Conclusion.  We affirm the judgments; however, we vacate the restitution order and remand the case for further proceedings consistent with this opinion.

So ordered.

[1] The two perjury counts do not form the basis of any issues on appeal.

[2] Because we conclude that the lease in this case was a valuable contract in force, we do not decide whether the lease also constitutes a conveyance of “land.”


[3] It could be argued that the true “victim” in this case was not the BHA, but rather the next person on the list for subsidized housing.  In either case, the identity of the property owner is immaterial; the Commonwealth need only establish, beyond a reasonable doubt, “that the property belonged to someone other than the defendant.”  Commonwealth v. Souza, 397 Mass. 236, 238 (1986).  See Commonwealth v. Aldrich, 88 Mass. App. Ct. 113, 115 (2015).  Cf. Commonwealth v. McGovern, 397 Mass. 863, 868 (1986) (in context of malicious destruction of property, “[i]t is immaterial whether the defendant knew the identity of the owner of the property”).


[4] We do not hold or intend to imply that where market rent is paid and there is no pecuniary loss, any false statement of any lease application amounts to the crime of larceny from the landlord.

[5] See generally G. L. c. 277, § 25 (“If an indictment for a crime involving the commission or attempted commission of an injury to property describes the property with sufficient certainty in other respects to identify the act, it need not allege the name of the owner”).

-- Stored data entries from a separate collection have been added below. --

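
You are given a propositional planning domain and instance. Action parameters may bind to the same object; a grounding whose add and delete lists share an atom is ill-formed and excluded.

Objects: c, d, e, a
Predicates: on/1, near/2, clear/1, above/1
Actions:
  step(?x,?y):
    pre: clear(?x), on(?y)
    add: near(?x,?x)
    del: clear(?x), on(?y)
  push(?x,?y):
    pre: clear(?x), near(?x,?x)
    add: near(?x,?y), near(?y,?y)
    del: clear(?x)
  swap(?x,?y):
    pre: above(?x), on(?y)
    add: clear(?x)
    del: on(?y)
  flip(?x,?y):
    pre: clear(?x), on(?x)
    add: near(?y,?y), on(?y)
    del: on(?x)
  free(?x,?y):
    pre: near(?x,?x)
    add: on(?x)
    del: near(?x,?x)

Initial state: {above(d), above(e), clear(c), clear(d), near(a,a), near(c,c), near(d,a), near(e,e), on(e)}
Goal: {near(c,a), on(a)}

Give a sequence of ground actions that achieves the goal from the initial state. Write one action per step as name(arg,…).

1. push(c,a)  →  {above(d), above(e), clear(d), near(a,a), near(c,a), near(c,c), near(d,a), near(e,e), on(e)}
2. free(a,c)  →  {above(d), above(e), clear(d), near(c,a), near(c,c), near(d,a), near(e,e), on(a), on(e)}

push(c,a); free(a,c)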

[6] There are several judicially imposed restrictions on the imposition of restitution, which include, that 1) it be connected to the crime; 2) it be limited to the economic loss of the victim; 3) there is evidentiary support for the order; and 4) there is an opportunity for hearing that includes the right of cross-examination and ability to rebut with other evidence.  See id. at 737 n.20.